I have for some time now had my prophetic eye upon Mr. J. C. Snaith as a writer from whom uncommon things were to be looked for. So it has pleased me to find this belief entirely justified by The Sailor (Smith, Elder), which is as good and absorbing a tale as anything I have encountered this great while. It is the life-history of one Henry Harper that Mr. Snaith sets out to tell; incidentally it is also the record of the development of a popular novelist out of a slum child, through such seemingly unpromising stages as tramp-sailor and professional footballer. There is a strength and (to use the most fitting term) a punch about the telling of it that carries the reader forward quite irresistibly. Moreover, like all histories of expanding fortune, it is cheery reading for that sake alone. Personally, I think I liked most the football section. I knew from Willow the King that Mr. Snaith knew all about cricket; for his football mastery I was unprepared. There is a fresh poignancy in Mr. Snaith's handling of professional sport in its most frankly gladiatorial aspect that gives one a new sympathy with the young giants who are now mostly engaged upon another and nobler contest. What I I liked least about the book were the Sailor's two matrimonial adventures. His entrapment by the detestable Cora is so painful that perhaps I was glad to think it also slightly incredible. Even the lady whose hand is his ultimate great reward failed to rouse me to any enthusiasm. But the Sailor himself is so human and likeable a figure that he perhaps absorbed my interest to the exclusion of the other characters, which I hope is as Mr. Snaith intended it.

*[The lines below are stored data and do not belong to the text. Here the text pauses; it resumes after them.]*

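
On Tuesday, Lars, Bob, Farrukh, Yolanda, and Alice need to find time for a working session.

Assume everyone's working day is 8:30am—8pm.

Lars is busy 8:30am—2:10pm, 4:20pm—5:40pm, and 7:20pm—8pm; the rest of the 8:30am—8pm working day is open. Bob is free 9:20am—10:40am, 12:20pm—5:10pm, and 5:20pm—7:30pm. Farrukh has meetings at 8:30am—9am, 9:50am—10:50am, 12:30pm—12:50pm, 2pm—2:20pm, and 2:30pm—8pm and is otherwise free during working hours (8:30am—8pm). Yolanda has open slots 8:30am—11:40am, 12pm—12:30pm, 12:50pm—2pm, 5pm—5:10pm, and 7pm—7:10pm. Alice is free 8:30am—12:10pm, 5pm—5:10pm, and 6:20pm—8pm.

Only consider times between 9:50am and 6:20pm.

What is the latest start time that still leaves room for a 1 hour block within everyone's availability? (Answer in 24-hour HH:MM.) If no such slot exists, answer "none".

Lars free within 08:30–20:00: 14:10–16:20, 17:40–19:20.
Farrukh free within 08:30–20:00: 09:00–09:50, 10:50–12:30, 12:50–14:00, 14:20–14:30.
Lars ∩ Bob: 14:10–16:20, 17:40–19:20.
Lars ∩ Bob ∩ Farrukh: 14:20–14:30.
Lars ∩ Bob ∩ Farrukh ∩ Yolanda: (none).
Lars ∩ Bob ∩ Farrukh ∩ Yolanda ∩ Alice: (none).
Restricted to 09:50–18:20: (none).
Windows ≥ 60 min: (none).

none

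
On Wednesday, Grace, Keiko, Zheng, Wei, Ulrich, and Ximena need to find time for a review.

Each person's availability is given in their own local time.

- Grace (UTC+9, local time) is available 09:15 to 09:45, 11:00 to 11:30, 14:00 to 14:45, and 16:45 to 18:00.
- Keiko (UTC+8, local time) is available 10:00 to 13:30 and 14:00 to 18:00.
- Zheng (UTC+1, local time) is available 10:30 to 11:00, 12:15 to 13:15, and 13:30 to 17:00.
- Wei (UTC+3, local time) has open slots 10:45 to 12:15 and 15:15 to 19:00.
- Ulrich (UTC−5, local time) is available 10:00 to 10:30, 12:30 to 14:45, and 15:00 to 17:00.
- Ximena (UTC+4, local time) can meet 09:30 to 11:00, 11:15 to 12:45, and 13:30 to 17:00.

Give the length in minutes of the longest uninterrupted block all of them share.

Grace → UTC: 00:15–00:45, 02:00–02:30, 05:00–05:45, 07:45–09:00.
Keiko → UTC: 02:00–05:30, 06:00–10:00.
Zheng → UTC: 09:30–10:00, 11:15–12:15, 12:30–16:00.
Wei → UTC: 07:45–09:15, 12:15–16:00.
Ulrich → UTC: 15:00–15:30, 17:30–19:45, 20:00–22:00.
Ximena → UTC: 05:30–07:00, 07:15–08:45, 09:30–13:00.
Grace ∩ Keiko: 02:00–02:30, 05:00–05:30, 07:45–09:00.
Grace ∩ Keiko ∩ Zheng: (none).
Grace ∩ Keiko ∩ Zheng ∩ Wei: (none).
Grace ∩ Keiko ∩ Zheng ∩ Wei ∩ Ulrich: (none).
Grace ∩ Keiko ∩ Zheng ∩ Wei ∩ Ulrich ∩ Ximena: (none).
No common window.

0 minutes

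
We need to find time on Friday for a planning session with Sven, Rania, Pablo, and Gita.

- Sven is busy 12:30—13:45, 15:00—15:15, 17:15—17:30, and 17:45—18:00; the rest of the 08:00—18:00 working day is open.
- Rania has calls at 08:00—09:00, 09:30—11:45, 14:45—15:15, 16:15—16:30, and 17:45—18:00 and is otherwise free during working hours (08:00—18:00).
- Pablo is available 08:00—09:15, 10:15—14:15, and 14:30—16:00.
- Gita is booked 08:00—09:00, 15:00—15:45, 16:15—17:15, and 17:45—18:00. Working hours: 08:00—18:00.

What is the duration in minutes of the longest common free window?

Sven free within 08:00–18:00: 08:00–12:30, 13:45–15:00, 15:15–17:15, 17:30–17:45.
Rania free within 08:00–18:00: 09:00–09:30, 11:45–14:45, 15:15–16:15, 16:30–17:45.
Gita free within 08:00–18:00: 09:00–15:00, 15:45–16:15, 17:15–17:45.
Sven ∩ Rania: 09:00–09:30, 11:45–12:30, 13:45–14:45, 15:15–16:15, 16:30–17:15, 17:30–17:45.
Sven ∩ Rania ∩ Pablo: 09:00–09:15, 11:45–12:30, 13:45–14:15, 14:30–14:45, 15:15–16:00.
Sven ∩ Rania ∩ Pablo ∩ Gita: 09:00–09:15, 11:45–12:30, 13:45–14:15, 14:30–14:45, 15:45–16:00.
Common window lengths: 15, 45, 30, 15, 15 min; longest is 45.

45 minutes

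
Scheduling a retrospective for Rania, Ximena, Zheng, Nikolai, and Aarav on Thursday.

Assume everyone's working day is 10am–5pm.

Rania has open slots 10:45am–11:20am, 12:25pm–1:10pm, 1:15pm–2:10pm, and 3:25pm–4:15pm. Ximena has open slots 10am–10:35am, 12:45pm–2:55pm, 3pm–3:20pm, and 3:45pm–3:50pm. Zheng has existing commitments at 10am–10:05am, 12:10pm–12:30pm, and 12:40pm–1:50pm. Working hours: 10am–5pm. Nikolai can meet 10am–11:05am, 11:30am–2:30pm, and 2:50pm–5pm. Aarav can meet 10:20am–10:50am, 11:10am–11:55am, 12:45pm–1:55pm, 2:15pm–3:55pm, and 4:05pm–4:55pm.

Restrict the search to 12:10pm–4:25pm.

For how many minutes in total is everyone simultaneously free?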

In Verdun to the Vosges (Arnold) Mr. Gerald Campbell has paid a generous tribute to the indomitable courage of our French Allies. His position as Special Correspondent of The Times gave him opportunities—strictly limited, of course, but unique—of recording in particular the earlier phases of the War on the fortress frontier of France; and he has produced a volume which shows no trace of civilian authorship, except in those qualities which confess the art of a trained writer. Never obtruding his own personality, he gives us here and there a glimpse of privileged experiences and happy relationships with the French authorities, civil and military, notably the Préfet of Meurthe et Moselle, whose letter to the author, published as an epilogue, is a document of astounding force and eloquence. If I have a complaint to make it is that in a serious history—the kind that you must follow very closely on the map—Mr. Campbell should have spent so much time on general reflections and homilies which might just as well have been compose in Fleet Street or the salient of Ypres. And it is perhaps a pity that, where his subject gave him no chance of dealing with his own country's share in the War, he should have exposed at considerable length certain defects in the English character which delayed the adoption of national service. It is true that universal compulsion had not been adopted at the time when Mr. Campbell was writing, and it is certain that no one who knows the good work he has done in helping the two nations to a better understanding of one another will question his motives; but I think that these reflections upon England, very English in their candour, have no proper place in a history of the achievements of France; and I hope that they may be cut out of the French translation which is shortly to appear. For the rest (and a good big rest) it is an enthralling book; and if I were a Frenchman I should read it with a very great pride. Even as it is, and notwithstanding what I have said, I am proud enough that an Englishman should have written it.